If you really want to grow tomato or pepper plants, you should try Growing Power, 5500 West Silver Spring Road, 527-1546, or even nearer by, Kellner Greenhouses, 3258 North Humboldt, 264-6605. (Note from Jan: Fischberger’s Variety Store at 2445 N Holton also has heirloom plants and seeds!) You should probably get indeterminate tomato plants, because they will continue to produce small amounts of fruit during the later summer. Determinate tomato plants produce all their fruit at once, kind of overwhelming! (Pepper plants are all determinate, but their fruit can easily be dried.)

Having managed, with so much work, to organize all my seeds for sharing, I have offered to do the same for Jan’s seeds. She’ll be bringing me the packets she would like to share, at our work session this coming Saturday, starting at 10am. I’ll then calculate their square-food needs according to the biointensive method. The second time around, it shouldn’t be so hard!

So please remember: don’t go out and buy ordinary seed from just anywhere, when you can get high-quality seed for free from Jan and me! To reserve seeds or peat pots from me, please email me at saveland@uwm.edu. If you don’t use the internet, we’ll have to talk about this in person, this coming Saturday, May 23rd, starting at 10am.

In order to receive free seed from Jan and me, you must have a plot reserved in the Victory Garden. In return, everything we grow together can be shared by all of us. We’ll all also be responsible for taking care of all our plots all summer long. This is important to me, maybe others, because I’ll be out-of-town for two or three weeks later in the summer. Somebody else might have to stay home because of sickness…

Your friend in gardening, Walt Saveland (372-1998).

PS While taking a break yesterday, over in the COA parking lot, Paul and I were talking about how to get rid of the unusable lumber. We both had the idea of a gigantic Victory bonfire! Of course, this would require more community organizing from Jan to get the needed permits… We think that it would be better to have it in open space just west of the COA parking lot, so we don’t have to move unusable lumber over near the Victory Garden.

Enjoying wet spring weather, the risk of fire spreading is little, as long as the wind is not blowing too hard. Some might worry about the “carbon imprint,” the release of carbon dioxide into the air, by burning crumby wood, which contributes to global warming… Well, I have two comments about that.

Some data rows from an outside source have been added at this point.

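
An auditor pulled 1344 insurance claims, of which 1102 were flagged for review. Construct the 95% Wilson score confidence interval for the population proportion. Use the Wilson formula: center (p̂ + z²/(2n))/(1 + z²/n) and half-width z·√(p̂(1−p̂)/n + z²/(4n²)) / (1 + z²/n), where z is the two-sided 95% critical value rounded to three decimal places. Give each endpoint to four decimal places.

p̂ = 1102/1344 = 0.81994; z = 1.960, so z² = 3.841600.
Denominator 1 + z²/n = 1 + 3.841600/1344 = 1.002858.
Adjusted center: (0.81994 + z²/(2n))/1.002858 = 0.81903.
Radicand: p̂(1−p̂)/n + z²/(4n²) = 0.000109850 + 0.000000532 = 0.000110382.
Half-width = z·√(radicand)/denom = 1.960·0.010506/1.002858 = 0.02053.
CI: 0.81903 ± 0.02053 = (0.7985, 0.8396).

(0.7985, 0.8396)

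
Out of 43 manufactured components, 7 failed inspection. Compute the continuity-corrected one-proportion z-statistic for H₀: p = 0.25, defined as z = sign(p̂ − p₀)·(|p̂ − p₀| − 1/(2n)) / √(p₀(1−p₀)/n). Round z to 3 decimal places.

z = -1.145

p̂ = 7/43 = 0.16279. p̂ − p₀ = -0.087209.
1/(2n) = 0.011628.
Corrected numerator: |-0.087209| − 0.011628 = 0.075581.
Null standard error: √(0.25·0.75/43) = √0.004360465 = 0.066034.
z = (−)0.075581/0.066034 = -1.145.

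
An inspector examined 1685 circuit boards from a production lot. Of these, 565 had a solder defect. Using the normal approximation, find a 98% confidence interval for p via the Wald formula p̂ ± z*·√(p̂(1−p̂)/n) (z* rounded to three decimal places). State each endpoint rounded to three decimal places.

(0.309, 0.362)

Sample proportion p̂ = 565/1685 = 0.33531.
Standard error of p̂: √(0.222878/1685) = √0.000132272 = 0.011501.
For 98% confidence, z* = 2.326.
Margin of error: 2.326 × 0.011501 = 0.02675.
So the interval runs from 0.309 to 0.362.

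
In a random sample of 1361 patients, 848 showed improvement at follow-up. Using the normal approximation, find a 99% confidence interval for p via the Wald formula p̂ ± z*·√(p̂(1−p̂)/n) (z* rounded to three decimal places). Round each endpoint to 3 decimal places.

(0.589, 0.657)

The sample proportion is 848/1361 = 0.62307.
SE(p̂) = √(0.62307·0.37693/1361) = 0.013136.
For 99% confidence, z* = 2.576.
Margin of error: 2.576 × 0.013136 = 0.03384.
Interval: 0.62307 ± 0.03384 → (0.589, 0.657).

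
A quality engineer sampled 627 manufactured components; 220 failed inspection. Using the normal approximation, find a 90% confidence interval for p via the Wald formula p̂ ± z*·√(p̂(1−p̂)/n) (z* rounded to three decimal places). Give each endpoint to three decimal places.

The sample proportion is 220/627 = 0.35088.
SE = √(p̂(1−p̂)/n) = √(0.227762/627) = 0.019059.
The 90% critical value is z* = 1.645.
Margin of error: 1.645 × 0.019059 = 0.03135.
CI: 0.35088 ± 0.03135 = (0.320, 0.382).

(0.320, 0.382)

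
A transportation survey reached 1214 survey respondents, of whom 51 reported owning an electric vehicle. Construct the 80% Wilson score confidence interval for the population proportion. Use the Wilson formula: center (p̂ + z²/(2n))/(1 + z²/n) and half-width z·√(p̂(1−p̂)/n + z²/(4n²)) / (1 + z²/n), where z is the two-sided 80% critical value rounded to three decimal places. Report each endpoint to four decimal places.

Here p̂ = 51/1214 = 0.04201 and z = 1.282 (z² = 1.643524).
1 + z²/n = 1.001354.
Adjusted center: (0.04201 + z²/(2n))/1.001354 = 0.04263.
Radicand: p̂(1−p̂)/n + z²/(4n²) = 0.000033151 + 0.000000279 = 0.000033430.
Half-width = z·√(radicand)/denom = 1.282·0.005782/1.001354 = 0.00740.
So the interval runs from 0.0352 to 0.0500.

(0.0352, 0.0500)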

First, hauling this stuff off to a dump on the outskirts of the city, or even to the Victory Garden itself, would involve a big pickup, and probably several loads. Second, it would be great fun for all of us who have worked so hard on the garden, at little expense to the environment. Instead of driving around this summer to buy our food, we’ll be able to get super fresh vegetables nearby!